Companies stockpiling Bitcoin in anticipation of ransomware attacks

Posted May 20, 2017

WannaCry, which started last Friday, is the biggest ransomware attack the world has seen so far.

But WannaCry does at least one thing well: Flawlessly encrypts all the files on an affected machine. Instead, whenever you trade in bitcoin, you use a so-called private key associated with your wallet to generate a bit of code - called an address - that is then publicly associated with your transaction but with no personal identifying information. After the attack, it fell, but has since regained ground.

Cyber-criminals on Friday unleashed a vicious attack globally, encrypting files stored within computers and demanding $300 or $600 in bitcoins to unlock or restore the documents.

Even as the world is facing the brunt of WannaCry ransomeware attack, Himachal Pradesh is so far "protected" from the deadly malware. Given that a week hasn't passed since the first reports of infections, it's possible there will be another surge of payments over the next week.

Bitcoin is the mother of all cryptocurrencies.

The irreversible nature of transactions means that stolen bitcoins diverted to another wallet, due to hacking or dishonest trading partners, can not be reversed and recovered. The idea here is that a buyer shows up with an amount in cash, cash they had no trouble acquiring because their money isn't all tied up in bitcoin, and they hand this cash to the bitcoin seller. Now, it's been revealed that the bitcoin "wallet" used to receive WannaCry's ill-gotten digital gains has raised only a bit more than $69,000.

At the same time, however, the Bitcoin blockchain is also completely transparent. The USP of bitcoin, however, remains in the fact that it can not be traced back to those availing it. If they ever do try to move the funds without taking appropriate precautions, they could get caught.

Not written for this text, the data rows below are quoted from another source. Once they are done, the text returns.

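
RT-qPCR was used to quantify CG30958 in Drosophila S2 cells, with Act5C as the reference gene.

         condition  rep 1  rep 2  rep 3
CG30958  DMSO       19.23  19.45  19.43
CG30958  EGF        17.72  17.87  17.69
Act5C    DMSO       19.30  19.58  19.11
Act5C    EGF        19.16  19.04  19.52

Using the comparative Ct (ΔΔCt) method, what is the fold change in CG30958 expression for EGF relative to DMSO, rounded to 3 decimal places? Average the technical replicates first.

Mean Ct: CG30958 DMSO 19.370; CG30958 EGF 17.760; Act5C DMSO 19.330; Act5C EGF 19.240
ΔCt(DMSO) = 19.370 − 19.330 = 0.040
ΔCt(EGF) = 17.760 − 19.240 = -1.480
ΔΔCt = -1.480 − 0.040 = -1.520
Fold change = 2^(−(-1.520)) = 2^1.520 = 2.8679

2.868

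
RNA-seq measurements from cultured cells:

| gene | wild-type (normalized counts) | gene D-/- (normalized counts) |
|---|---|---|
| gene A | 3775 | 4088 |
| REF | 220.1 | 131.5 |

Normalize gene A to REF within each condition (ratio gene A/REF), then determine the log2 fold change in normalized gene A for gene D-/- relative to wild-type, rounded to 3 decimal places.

0.858

gene A/REF (wild-type) = 3775 / 220.1 = 17.151
gene A/REF (gene D-/-) = 4088 / 131.5 = 31.087
Fold change = 31.087 / 17.151 = 1.8125
log2(1.8125) = 0.8580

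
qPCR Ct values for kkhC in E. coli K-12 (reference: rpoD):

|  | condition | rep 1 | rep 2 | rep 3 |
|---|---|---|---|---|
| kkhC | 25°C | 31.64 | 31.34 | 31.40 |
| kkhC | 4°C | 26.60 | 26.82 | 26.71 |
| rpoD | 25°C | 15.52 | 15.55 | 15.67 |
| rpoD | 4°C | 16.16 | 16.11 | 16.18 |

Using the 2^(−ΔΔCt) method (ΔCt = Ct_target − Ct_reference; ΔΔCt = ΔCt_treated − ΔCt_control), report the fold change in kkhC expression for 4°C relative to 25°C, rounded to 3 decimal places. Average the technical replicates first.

39.947

Mean Ct: kkhC 25°C 31.460; kkhC 4°C 26.710; rpoD 25°C 15.580; rpoD 4°C 16.150
ΔCt(25°C) = 31.460 − 15.580 = 15.880
ΔCt(4°C) = 26.710 − 16.150 = 10.560
ΔΔCt = 10.560 − 15.880 = -5.320
Fold change = 2^(−(-5.320)) = 2^5.320 = 39.9466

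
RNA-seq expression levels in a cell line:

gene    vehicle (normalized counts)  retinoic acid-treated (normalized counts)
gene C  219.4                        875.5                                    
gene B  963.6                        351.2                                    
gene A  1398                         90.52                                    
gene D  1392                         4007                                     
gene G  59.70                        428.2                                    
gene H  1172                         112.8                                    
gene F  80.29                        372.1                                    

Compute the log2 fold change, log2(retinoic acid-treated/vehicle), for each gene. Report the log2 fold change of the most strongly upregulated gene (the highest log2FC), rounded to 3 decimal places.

log2(875.5/219.4) = 1.997  (gene C)
log2(351.2/963.6) = -1.456  (gene B)
log2(90.52/1398) = -3.949  (gene A)
log2(4007/1392) = 1.525  (gene D)
log2(428.2/59.70) = 2.842  (gene G)
log2(112.8/1172) = -3.377  (gene H)
log2(372.1/80.29) = 2.212  (gene F)
gene G is most strongly upregulated.

2.842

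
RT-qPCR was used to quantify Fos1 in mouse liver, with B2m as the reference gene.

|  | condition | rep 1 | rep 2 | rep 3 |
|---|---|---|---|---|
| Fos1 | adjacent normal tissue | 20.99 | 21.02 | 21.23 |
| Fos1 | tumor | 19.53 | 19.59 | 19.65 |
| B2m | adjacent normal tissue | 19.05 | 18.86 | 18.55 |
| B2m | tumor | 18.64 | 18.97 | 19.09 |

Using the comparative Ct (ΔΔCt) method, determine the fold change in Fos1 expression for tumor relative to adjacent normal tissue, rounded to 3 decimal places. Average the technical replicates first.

Mean Ct: Fos1 adjacent normal tissue 21.080; Fos1 tumor 19.590; B2m adjacent normal tissue 18.820; B2m tumor 18.900
ΔCt(adjacent normal tissue) = 21.080 − 18.820 = 2.260
ΔCt(tumor) = 19.590 − 18.900 = 0.690
ΔΔCt = 0.690 − 2.260 = -1.570
Fold change = 2^(−(-1.570)) = 2^1.570 = 2.9690

2.969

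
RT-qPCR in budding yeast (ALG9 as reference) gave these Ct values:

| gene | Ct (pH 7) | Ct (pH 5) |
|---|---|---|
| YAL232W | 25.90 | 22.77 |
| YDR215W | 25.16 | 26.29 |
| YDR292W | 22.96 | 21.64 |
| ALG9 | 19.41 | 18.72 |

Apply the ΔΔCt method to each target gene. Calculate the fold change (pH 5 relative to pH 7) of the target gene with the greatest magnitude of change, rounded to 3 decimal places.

YAL232W: ΔΔCt = (22.77−18.72) − (25.90−19.41) = 4.05 − 6.49 = -2.44; fold change = 2^2.44 = 5.426
YDR215W: ΔΔCt = (26.29−18.72) − (25.16−19.41) = 7.57 − 5.75 = 1.82; fold change = 2^-1.82 = 0.283
YDR292W: ΔΔCt = (21.64−18.72) − (22.96−19.41) = 2.92 − 3.55 = -0.63; fold change = 2^0.63 = 1.548
YAL232W has the largest |ΔΔCt| = 2.44.

5.426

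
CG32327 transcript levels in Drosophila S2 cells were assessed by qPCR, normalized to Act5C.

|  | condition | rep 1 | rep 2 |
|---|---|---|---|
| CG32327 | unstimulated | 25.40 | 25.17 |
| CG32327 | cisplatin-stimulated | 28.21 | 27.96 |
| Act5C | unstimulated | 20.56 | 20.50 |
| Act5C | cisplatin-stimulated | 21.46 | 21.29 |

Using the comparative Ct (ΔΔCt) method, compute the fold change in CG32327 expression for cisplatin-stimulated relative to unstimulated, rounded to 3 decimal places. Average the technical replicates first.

Mean Ct: CG32327 unstimulated 25.285; CG32327 cisplatin-stimulated 28.085; Act5C unstimulated 20.530; Act5C cisplatin-stimulated 21.375
ΔCt(unstimulated) = 25.285 − 20.530 = 4.755
ΔCt(cisplatin-stimulated) = 28.085 − 21.375 = 6.710
ΔΔCt = 6.710 − 4.755 = 1.955
Fold change = 2^(−1.955) = 0.2579

0.258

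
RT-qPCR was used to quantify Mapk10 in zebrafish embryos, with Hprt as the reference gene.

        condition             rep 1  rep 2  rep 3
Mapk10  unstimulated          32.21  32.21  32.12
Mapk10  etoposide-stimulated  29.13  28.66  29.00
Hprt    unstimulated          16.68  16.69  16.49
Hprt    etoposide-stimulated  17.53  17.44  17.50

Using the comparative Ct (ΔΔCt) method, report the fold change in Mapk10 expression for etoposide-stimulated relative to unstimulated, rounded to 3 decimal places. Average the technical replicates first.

17.388

Mean Ct: Mapk10 unstimulated 32.180; Mapk10 etoposide-stimulated 28.930; Hprt unstimulated 16.620; Hprt etoposide-stimulated 17.490
ΔCt(unstimulated) = 32.180 − 16.620 = 15.560
ΔCt(etoposide-stimulated) = 28.930 − 17.490 = 11.440
ΔΔCt = 11.440 − 15.560 = -4.120
Fold change = 2^(−(-4.120)) = 2^4.120 = 17.3878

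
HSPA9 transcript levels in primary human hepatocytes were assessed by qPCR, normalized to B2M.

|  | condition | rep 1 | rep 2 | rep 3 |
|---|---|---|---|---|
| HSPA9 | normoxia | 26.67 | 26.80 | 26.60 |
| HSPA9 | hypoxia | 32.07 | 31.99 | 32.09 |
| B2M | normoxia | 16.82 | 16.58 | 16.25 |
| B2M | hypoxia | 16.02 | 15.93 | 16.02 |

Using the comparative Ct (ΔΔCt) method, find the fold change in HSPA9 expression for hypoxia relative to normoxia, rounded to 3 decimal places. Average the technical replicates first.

Mean Ct: HSPA9 normoxia 26.690; HSPA9 hypoxia 32.050; B2M normoxia 16.550; B2M hypoxia 15.990
ΔCt(normoxia) = 26.690 − 16.550 = 10.140
ΔCt(hypoxia) = 32.050 − 15.990 = 16.060
ΔΔCt = 16.060 − 10.140 = 5.920
Fold change = 2^(−5.920) = 0.0165

0.017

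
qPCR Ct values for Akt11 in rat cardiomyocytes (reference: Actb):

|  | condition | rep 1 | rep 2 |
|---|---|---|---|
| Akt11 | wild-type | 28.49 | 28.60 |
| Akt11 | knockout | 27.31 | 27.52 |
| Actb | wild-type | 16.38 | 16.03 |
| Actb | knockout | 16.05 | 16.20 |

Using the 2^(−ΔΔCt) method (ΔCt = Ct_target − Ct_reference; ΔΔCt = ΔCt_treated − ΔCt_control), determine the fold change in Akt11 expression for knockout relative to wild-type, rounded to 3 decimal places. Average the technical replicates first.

2.071

Mean Ct: Akt11 wild-type 28.545; Akt11 knockout 27.415; Actb wild-type 16.205; Actb knockout 16.125
ΔCt(wild-type) = 28.545 − 16.205 = 12.340
ΔCt(knockout) = 27.415 − 16.125 = 11.290
ΔΔCt = 11.290 − 12.340 = -1.050
Fold change = 2^(−(-1.050)) = 2^1.050 = 2.0705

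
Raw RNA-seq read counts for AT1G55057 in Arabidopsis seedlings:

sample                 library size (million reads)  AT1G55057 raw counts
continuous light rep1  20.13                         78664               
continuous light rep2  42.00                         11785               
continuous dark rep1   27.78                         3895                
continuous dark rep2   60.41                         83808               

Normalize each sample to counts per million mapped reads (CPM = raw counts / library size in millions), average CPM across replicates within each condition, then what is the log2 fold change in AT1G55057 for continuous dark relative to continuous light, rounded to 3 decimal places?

CPM(continuous light rep1) = 78664 / 20.13 = 3907.7993
CPM(continuous light rep2) = 11785 / 42.00 = 280.5952
CPM(continuous dark rep1) = 3895 / 27.78 = 140.2088
CPM(continuous dark rep2) = 83808 / 60.41 = 1387.3200
mean CPM(continuous light) = 2094.1973; mean CPM(continuous dark) = 763.7644
Fold change = 763.7644 / 2094.1973 = 0.36471
log2(0.36471) = -1.4552

-1.455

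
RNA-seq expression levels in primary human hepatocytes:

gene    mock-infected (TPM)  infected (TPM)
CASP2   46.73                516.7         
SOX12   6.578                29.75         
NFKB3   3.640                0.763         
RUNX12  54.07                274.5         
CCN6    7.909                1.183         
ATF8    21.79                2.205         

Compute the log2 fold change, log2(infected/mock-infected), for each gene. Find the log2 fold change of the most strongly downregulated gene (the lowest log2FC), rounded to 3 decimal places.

log2(516.7/46.73) = 3.467  (CASP2)
log2(29.75/6.578) = 2.177  (SOX12)
log2(0.763/3.640) = -2.254  (NFKB3)
log2(274.5/54.07) = 2.344  (RUNX12)
log2(1.183/7.909) = -2.741  (CCN6)
log2(2.205/21.79) = -3.305  (ATF8)
ATF8 is most strongly downregulated.

-3.305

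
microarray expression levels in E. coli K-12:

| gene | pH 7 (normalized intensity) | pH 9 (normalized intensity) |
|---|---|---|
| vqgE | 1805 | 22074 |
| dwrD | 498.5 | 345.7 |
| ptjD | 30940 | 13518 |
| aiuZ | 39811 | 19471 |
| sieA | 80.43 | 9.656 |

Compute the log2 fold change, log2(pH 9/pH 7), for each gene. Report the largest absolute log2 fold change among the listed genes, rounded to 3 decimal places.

log2(22074/1805) = 3.612  (vqgE)
log2(345.7/498.5) = -0.528  (dwrD)
log2(13518/30940) = -1.195  (ptjD)
log2(19471/39811) = -1.032  (aiuZ)
log2(9.656/80.43) = -3.058  (sieA)
The largest magnitude belongs to vqgE.

3.612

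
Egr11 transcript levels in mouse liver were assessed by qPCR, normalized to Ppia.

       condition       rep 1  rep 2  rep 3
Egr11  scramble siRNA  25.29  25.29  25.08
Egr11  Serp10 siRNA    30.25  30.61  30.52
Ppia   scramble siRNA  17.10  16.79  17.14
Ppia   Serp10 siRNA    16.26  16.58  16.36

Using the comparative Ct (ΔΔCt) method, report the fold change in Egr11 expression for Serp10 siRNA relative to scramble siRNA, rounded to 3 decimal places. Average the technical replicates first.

0.017

Mean Ct: Egr11 scramble siRNA 25.220; Egr11 Serp10 siRNA 30.460; Ppia scramble siRNA 17.010; Ppia Serp10 siRNA 16.400
ΔCt(scramble siRNA) = 25.220 − 17.010 = 8.210
ΔCt(Serp10 siRNA) = 30.460 − 16.400 = 14.060
ΔΔCt = 14.060 − 8.210 = 5.850
Fold change = 2^(−5.850) = 0.0173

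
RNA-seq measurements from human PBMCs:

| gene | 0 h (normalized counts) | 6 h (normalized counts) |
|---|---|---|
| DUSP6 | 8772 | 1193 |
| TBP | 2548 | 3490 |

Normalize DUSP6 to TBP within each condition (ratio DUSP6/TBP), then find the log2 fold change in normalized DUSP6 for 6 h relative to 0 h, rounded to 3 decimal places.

-3.332

DUSP6/TBP (0 h) = 8772 / 2548 = 3.4427
DUSP6/TBP (6 h) = 1193 / 3490 = 0.34183
Fold change = 0.34183 / 3.4427 = 0.0993
log2(0.0993) = -3.3322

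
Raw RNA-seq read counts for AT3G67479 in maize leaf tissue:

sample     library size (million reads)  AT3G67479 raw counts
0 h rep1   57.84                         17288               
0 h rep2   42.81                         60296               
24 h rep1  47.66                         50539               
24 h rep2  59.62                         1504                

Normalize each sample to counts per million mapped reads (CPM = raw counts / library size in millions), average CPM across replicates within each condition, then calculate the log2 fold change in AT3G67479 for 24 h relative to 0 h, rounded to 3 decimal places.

-0.653

CPM(0 h rep1) = 17288 / 57.84 = 298.8935
CPM(0 h rep2) = 60296 / 42.81 = 1408.4560
CPM(24 h rep1) = 50539 / 47.66 = 1060.4070
CPM(24 h rep2) = 1504 / 59.62 = 25.2264
mean CPM(0 h) = 853.6747; mean CPM(24 h) = 542.8167
Fold change = 542.8167 / 853.6747 = 0.63586
log2(0.63586) = -0.6532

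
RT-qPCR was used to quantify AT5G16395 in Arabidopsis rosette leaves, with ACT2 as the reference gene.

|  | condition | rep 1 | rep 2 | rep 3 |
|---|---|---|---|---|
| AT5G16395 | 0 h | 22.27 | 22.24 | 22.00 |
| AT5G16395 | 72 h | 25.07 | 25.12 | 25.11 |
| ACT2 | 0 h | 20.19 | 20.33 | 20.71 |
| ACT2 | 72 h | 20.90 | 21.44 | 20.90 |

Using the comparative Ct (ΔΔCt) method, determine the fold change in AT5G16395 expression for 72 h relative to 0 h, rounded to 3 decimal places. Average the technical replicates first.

0.209

Mean Ct: AT5G16395 0 h 22.170; AT5G16395 72 h 25.100; ACT2 0 h 20.410; ACT2 72 h 21.080
ΔCt(0 h) = 22.170 − 20.410 = 1.760
ΔCt(72 h) = 25.100 − 21.080 = 4.020
ΔΔCt = 4.020 − 1.760 = 2.260
Fold change = 2^(−2.260) = 0.2088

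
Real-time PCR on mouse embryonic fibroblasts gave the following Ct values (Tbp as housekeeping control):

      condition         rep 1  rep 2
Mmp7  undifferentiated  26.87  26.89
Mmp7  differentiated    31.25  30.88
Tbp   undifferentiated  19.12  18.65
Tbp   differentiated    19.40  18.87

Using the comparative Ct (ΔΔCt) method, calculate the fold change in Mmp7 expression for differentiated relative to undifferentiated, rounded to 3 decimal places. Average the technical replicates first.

0.065

Mean Ct: Mmp7 undifferentiated 26.880; Mmp7 differentiated 31.065; Tbp undifferentiated 18.885; Tbp differentiated 19.135
ΔCt(undifferentiated) = 26.880 − 18.885 = 7.995
ΔCt(differentiated) = 31.065 − 19.135 = 11.930
ΔΔCt = 11.930 − 7.995 = 3.935
Fold change = 2^(−3.935) = 0.0654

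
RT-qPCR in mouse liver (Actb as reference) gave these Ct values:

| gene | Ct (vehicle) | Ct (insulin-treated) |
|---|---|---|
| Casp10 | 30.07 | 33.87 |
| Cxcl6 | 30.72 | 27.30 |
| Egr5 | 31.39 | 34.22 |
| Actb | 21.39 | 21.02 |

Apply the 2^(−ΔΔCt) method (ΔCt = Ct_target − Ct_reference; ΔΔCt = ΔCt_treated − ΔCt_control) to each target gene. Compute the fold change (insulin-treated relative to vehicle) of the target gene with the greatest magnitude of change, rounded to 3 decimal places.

Casp10: ΔΔCt = (33.87−21.02) − (30.07−21.39) = 12.85 − 8.68 = 4.17; fold change = 2^-4.17 = 0.056
Cxcl6: ΔΔCt = (27.30−21.02) − (30.72−21.39) = 6.28 − 9.33 = -3.05; fold change = 2^3.05 = 8.282
Egr5: ΔΔCt = (34.22−21.02) − (31.39−21.39) = 13.20 − 10.00 = 3.20; fold change = 2^-3.20 = 0.109
Casp10 has the largest |ΔΔCt| = 4.17.

0.056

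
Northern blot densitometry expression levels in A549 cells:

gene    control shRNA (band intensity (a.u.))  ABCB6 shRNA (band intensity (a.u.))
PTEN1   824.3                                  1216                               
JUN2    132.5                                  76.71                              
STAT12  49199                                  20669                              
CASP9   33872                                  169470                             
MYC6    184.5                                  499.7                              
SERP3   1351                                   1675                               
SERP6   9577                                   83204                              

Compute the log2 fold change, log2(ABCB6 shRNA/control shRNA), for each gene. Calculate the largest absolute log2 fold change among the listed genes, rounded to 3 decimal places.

log2(1216/824.3) = 0.561  (PTEN1)
log2(76.71/132.5) = -0.789  (JUN2)
log2(20669/49199) = -1.251  (STAT12)
log2(169470/33872) = 2.323  (CASP9)
log2(499.7/184.5) = 1.437  (MYC6)
log2(1675/1351) = 0.310  (SERP3)
log2(83204/9577) = 3.119  (SERP6)
The largest magnitude belongs to SERP6.

3.119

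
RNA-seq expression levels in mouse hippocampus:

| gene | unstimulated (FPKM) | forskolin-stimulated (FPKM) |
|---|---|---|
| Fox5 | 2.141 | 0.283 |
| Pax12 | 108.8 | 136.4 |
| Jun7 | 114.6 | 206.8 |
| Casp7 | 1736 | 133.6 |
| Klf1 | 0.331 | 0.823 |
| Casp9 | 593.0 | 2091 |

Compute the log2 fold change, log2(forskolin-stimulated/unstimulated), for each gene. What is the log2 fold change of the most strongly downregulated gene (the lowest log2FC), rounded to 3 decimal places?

-3.700

log2(0.283/2.141) = -2.919  (Fox5)
log2(136.4/108.8) = 0.326  (Pax12)
log2(206.8/114.6) = 0.852  (Jun7)
log2(133.6/1736) = -3.700  (Casp7)
log2(0.823/0.331) = 1.314  (Klf1)
log2(2091/593.0) = 1.818  (Casp9)
Casp7 is most strongly downregulated.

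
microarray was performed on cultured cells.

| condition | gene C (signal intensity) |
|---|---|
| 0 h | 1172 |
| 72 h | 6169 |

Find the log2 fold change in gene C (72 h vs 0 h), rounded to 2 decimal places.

2.40

Fold change = 6169 / 1172 = 5.2637
log2(5.2637) = 2.396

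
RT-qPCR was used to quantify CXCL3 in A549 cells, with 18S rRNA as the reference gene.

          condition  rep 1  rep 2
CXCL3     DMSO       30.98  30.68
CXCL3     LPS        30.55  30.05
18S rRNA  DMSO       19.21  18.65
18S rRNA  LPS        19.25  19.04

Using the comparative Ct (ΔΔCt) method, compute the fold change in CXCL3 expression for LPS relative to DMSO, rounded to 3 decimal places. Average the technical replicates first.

1.676

Mean Ct: CXCL3 DMSO 30.830; CXCL3 LPS 30.300; 18S rRNA DMSO 18.930; 18S rRNA LPS 19.145
ΔCt(DMSO) = 30.830 − 18.930 = 11.900
ΔCt(LPS) = 30.300 − 19.145 = 11.155
ΔΔCt = 11.155 − 11.900 = -0.745
Fold change = 2^(−(-0.745)) = 2^0.745 = 1.6760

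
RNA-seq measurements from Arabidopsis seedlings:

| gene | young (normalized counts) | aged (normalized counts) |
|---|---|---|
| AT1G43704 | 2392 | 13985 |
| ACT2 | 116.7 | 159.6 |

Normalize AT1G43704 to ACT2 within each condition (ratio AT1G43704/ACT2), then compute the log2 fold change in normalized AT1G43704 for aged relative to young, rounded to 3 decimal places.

AT1G43704/ACT2 (young) = 2392 / 116.7 = 20.497
AT1G43704/ACT2 (aged) = 13985 / 159.6 = 87.625
Fold change = 87.625 / 20.497 = 4.2750
log2(4.2750) = 2.0959

2.096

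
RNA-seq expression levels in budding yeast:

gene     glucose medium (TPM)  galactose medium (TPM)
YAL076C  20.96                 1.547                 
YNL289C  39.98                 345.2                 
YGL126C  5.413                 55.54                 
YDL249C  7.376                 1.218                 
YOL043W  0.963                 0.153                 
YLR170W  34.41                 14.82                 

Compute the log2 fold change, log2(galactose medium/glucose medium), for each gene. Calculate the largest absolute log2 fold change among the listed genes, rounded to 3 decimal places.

log2(1.547/20.96) = -3.760  (YAL076C)
log2(345.2/39.98) = 3.110  (YNL289C)
log2(55.54/5.413) = 3.359  (YGL126C)
log2(1.218/7.376) = -2.598  (YDL249C)
log2(0.153/0.963) = -2.654  (YOL043W)
log2(14.82/34.41) = -1.215  (YLR170W)
The largest magnitude belongs to YAL076C.

3.760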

What Can You Do About Ransomware?

An analysis of the ransomware on the blog of software company Check Point suggests it is highly unlikely the hackers ever meant to decrypt the files for several reasons. Even after payment, the ransomware doesn't automatically release your computer and decrypt your files, according to security researchers.

The solution, therefore, is as simple as it is boring: make sure your operating system is up to date and secure. "It's particularly galling because this attack potentially endangered the lives of many".

Smith has argued in the past that digital weapons need to be treated in the same way as physical ones, governed by a "Digital Geneva Convention" that would limit the stockpiling of computer vulnerabilities that can cause widespread damage if they end up in the wrong hands.

Meanwhile, in a development early Tuesday morning, anti-virus provider Kaspersky said it had found what appeared to be proof of possible links between WannaCry and Lazarus, a hacker collective widely believed to be run by the North Korean establishment.

Furthermore, you should make sure to back up your data regularly. When such an attack happens, you will be blocked from access to the data unless you pay a ransom.

The extent of the damage caused to computers around the world, the number of victims and the sheer number of companies concerned is likely to push global investigators and national security agencies to investigate the bitcoin address to which any ransom money has been paid.

Though, of course, this is easier said than done.

Both Hickey and Horowitz said they haven't heard of any cases where victims successfully freed their computers by paying the ransom.